Red Hook residents feel stranded, demand revival of bus route

Brooklyn residents braved the cold Tuesday to rally for bus service in an area where they feel stranded.
Those in attendance demanded a revival of the east-west bus route across Gowanus, connecting the waterfront communities to Central Brooklyn. Local leaders say the B71 route was cut in 2010 even though it served nine schools, three senior centers and multiple public housing complexes.
"One reason it had low ridership was that it didn't run very often, and you couldn't plan your day around it. You had to walk or take a taxi," says Cathy Alexander, of Red Hook.
Councilman Brad Lander delivered signatures from more than 1,000 residents at an open house on the Brooklyn Bus Redesign Plan. In the years since the service was cut, residents say the neighborhood has grown exponentially.

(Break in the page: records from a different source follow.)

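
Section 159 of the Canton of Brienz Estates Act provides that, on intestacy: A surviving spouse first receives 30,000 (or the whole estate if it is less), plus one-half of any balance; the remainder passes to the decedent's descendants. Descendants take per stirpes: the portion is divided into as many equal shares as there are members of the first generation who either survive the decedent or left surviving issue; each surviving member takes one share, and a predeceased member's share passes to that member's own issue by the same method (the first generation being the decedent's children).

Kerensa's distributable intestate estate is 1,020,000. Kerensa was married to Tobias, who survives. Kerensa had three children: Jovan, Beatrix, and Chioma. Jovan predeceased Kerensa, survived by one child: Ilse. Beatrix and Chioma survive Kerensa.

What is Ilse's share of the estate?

Ilse receives 165,000.

Tobias first takes 30,000, leaving a balance of 990,000. Tobias then takes one-half of the balance (495,000), for a total of 525,000. The remaining 495,000 passes to the descendants.
The descendants' portion (495,000) is divided into 3 shares of 165,000: Beatrix and Chioma each take 165,000; Jovan's 165,000 share passes to Jovan's issue.
Jovan's share (165,000) passes entirely to Ilse.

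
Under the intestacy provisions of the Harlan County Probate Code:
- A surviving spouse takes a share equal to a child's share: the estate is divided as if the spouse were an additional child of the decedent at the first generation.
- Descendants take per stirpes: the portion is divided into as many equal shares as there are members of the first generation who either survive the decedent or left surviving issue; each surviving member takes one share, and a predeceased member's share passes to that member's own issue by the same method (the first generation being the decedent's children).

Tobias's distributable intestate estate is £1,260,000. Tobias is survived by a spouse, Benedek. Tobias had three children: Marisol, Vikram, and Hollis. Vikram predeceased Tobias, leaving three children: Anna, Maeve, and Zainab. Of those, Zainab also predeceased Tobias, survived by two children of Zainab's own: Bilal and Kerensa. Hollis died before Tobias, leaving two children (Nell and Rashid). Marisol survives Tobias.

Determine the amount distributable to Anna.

Anna receives £105,000.

The spouse counts as an additional share at the children's level, so there are 4 primary shares of £315,000. Benedek takes one such share (£315,000).
The children's combined portion (£945,000) is divided into 3 shares of £315,000: Marisol takes £315,000; Vikram's £315,000 share passes to Vikram's issue; Hollis's £315,000 share passes to Hollis's issue.
Vikram's share (£315,000) is divided into 3 shares of £105,000: Anna and Maeve each take £105,000; Zainab's £105,000 share passes to Zainab's issue.
Zainab's share (£105,000) is divided into 2 shares of £52,500: Bilal and Kerensa each take £52,500.
Hollis's share (£315,000) is divided into 2 shares of £157,500: Nell and Rashid each take £157,500.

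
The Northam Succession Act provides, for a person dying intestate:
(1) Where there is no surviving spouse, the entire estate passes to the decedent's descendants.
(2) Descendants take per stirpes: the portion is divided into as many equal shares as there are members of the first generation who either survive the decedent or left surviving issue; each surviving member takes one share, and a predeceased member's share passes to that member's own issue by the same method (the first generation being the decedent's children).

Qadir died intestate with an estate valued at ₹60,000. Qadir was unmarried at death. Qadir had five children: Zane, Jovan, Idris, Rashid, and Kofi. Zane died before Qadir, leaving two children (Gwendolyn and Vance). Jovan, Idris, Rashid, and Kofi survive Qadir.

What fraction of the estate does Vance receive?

Vance receives 1/10 of the estate.

The entire ₹60,000 passes to the descendants.
That amount (₹60,000) is divided into 5 shares of ₹12,000: Jovan, Idris, Rashid, and Kofi each take ₹12,000; Zane's ₹12,000 share passes to Zane's issue.
Zane's share (₹12,000) is divided into 2 shares of ₹6,000: Gwendolyn and Vance each take ₹6,000.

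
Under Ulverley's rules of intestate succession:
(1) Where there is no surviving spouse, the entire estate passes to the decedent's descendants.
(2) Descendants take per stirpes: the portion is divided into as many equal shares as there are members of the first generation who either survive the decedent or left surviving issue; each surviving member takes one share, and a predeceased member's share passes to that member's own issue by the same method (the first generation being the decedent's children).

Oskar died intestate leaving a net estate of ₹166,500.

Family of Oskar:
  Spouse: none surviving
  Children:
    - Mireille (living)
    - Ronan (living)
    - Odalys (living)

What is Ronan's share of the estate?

Ronan receives ₹55,500.

The entire ₹166,500 passes to the descendants.
That amount (₹166,500) is divided into 3 shares of ₹55,500: Mireille, Ronan, and Odalys each take ₹55,500.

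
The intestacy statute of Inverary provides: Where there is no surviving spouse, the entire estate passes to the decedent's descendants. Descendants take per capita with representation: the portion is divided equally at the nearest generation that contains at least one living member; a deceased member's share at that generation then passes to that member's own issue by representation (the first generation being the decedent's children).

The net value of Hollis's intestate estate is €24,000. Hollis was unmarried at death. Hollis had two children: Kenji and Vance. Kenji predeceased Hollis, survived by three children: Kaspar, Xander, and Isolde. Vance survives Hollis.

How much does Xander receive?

Xander receives €4,000.

The entire €24,000 passes to the descendants.
That amount (€24,000) is divided into 2 shares of €12,000: Vance takes €12,000; Kenji's €12,000 share passes to Kenji's issue.
Kenji's share (€12,000) is divided into 3 shares of €4,000: Kaspar, Xander, and Isolde each take €4,000.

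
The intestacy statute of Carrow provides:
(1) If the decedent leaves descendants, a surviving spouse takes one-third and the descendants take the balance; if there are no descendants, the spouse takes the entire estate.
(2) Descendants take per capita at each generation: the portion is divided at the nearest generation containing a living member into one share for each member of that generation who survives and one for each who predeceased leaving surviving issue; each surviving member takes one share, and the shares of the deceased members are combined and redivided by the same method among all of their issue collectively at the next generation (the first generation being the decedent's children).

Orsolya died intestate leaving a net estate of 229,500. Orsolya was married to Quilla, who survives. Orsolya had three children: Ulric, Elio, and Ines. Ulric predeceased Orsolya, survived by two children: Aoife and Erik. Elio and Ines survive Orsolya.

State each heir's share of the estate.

Quilla: 76,500; Aoife: 25,500; Erik: 25,500; Elio: 51,000; Ines: 51,000

Quilla takes one-third of 229,500 = 76,500. The remaining 153,000 passes to the descendants.
The descendants' portion (153,000) is divided at the children's generation into 3 shares of 51,000. Elio and Ines each take 51,000. The remaining share for the deceased Ulric (51,000) is carried to the next generation.
That pool (51,000) is divided at the grandchildren's generation equally among Aoife and Erik: 25,500 each.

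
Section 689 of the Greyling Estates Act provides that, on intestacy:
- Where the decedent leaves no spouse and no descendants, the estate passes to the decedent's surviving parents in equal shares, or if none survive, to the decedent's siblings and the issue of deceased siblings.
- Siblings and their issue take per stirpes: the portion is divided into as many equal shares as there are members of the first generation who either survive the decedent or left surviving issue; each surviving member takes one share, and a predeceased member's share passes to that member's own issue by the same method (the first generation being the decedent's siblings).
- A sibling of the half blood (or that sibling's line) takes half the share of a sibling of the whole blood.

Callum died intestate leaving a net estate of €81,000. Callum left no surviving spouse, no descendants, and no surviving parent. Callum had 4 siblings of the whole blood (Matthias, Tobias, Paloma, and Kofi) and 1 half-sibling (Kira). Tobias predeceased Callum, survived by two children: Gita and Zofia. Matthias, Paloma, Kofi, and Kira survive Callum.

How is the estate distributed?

Matthias: €18,000; Gita: €9,000; Zofia: €9,000; Paloma: €18,000; Kofi: €18,000; Kira: €9,000

The entire €81,000 passes to the siblings and their issue.
Counting each half-blood sibling's line as half a unit, there are 9/2 units in €81,000, so one unit is €18,000. Whole-blood lines (Matthias, Tobias, Paloma, and Kofi) take €18,000 each; half-blood lines (Kira) take €9,000 each.
Tobias's share (€18,000) is divided into 2 shares of €9,000: Gita and Zofia each take €9,000.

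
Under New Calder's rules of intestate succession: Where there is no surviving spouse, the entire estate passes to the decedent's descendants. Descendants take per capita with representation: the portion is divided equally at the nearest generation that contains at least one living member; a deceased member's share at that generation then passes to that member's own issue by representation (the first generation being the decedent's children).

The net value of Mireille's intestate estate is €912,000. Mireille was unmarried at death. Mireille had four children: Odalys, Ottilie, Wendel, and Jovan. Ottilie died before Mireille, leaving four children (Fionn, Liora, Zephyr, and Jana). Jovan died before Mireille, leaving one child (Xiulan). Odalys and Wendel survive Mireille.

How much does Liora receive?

The entire €912,000 passes to the descendants.
That amount (€912,000) is divided into 4 shares of €228,000: Odalys and Wendel each take €228,000; Ottilie's €228,000 share passes to Ottilie's issue; Jovan's €228,000 share passes to Jovan's issue.
Ottilie's share (€228,000) is divided into 4 shares of €57,000: Fionn, Liora, Zephyr, and Jana each take €57,000.
Jovan's share (€228,000) passes entirely to Xiulan.

Liora receives €57,000.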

"Especially with the advent of new businesses coming to Red Hook, with hundreds and hundreds of trucks and over 1,000 employees, that gridlock will take place throughout the community," says John McGettrick, of Red Hook.
But one Park Slope resident fears the change, and believes there should be an alternative.
"There's a firehouse on Union Street. There's traffic backed up to 5th Avenue and I think having this bus, this route going right past all of these already congested avenues, and the firehouse, and nine schools is going to make this even more difficult," says Ann McNamara.
The MTA says in part, "We're looking at a variety of factors, including changes in population and work centers, as well as ridership demand and public comment."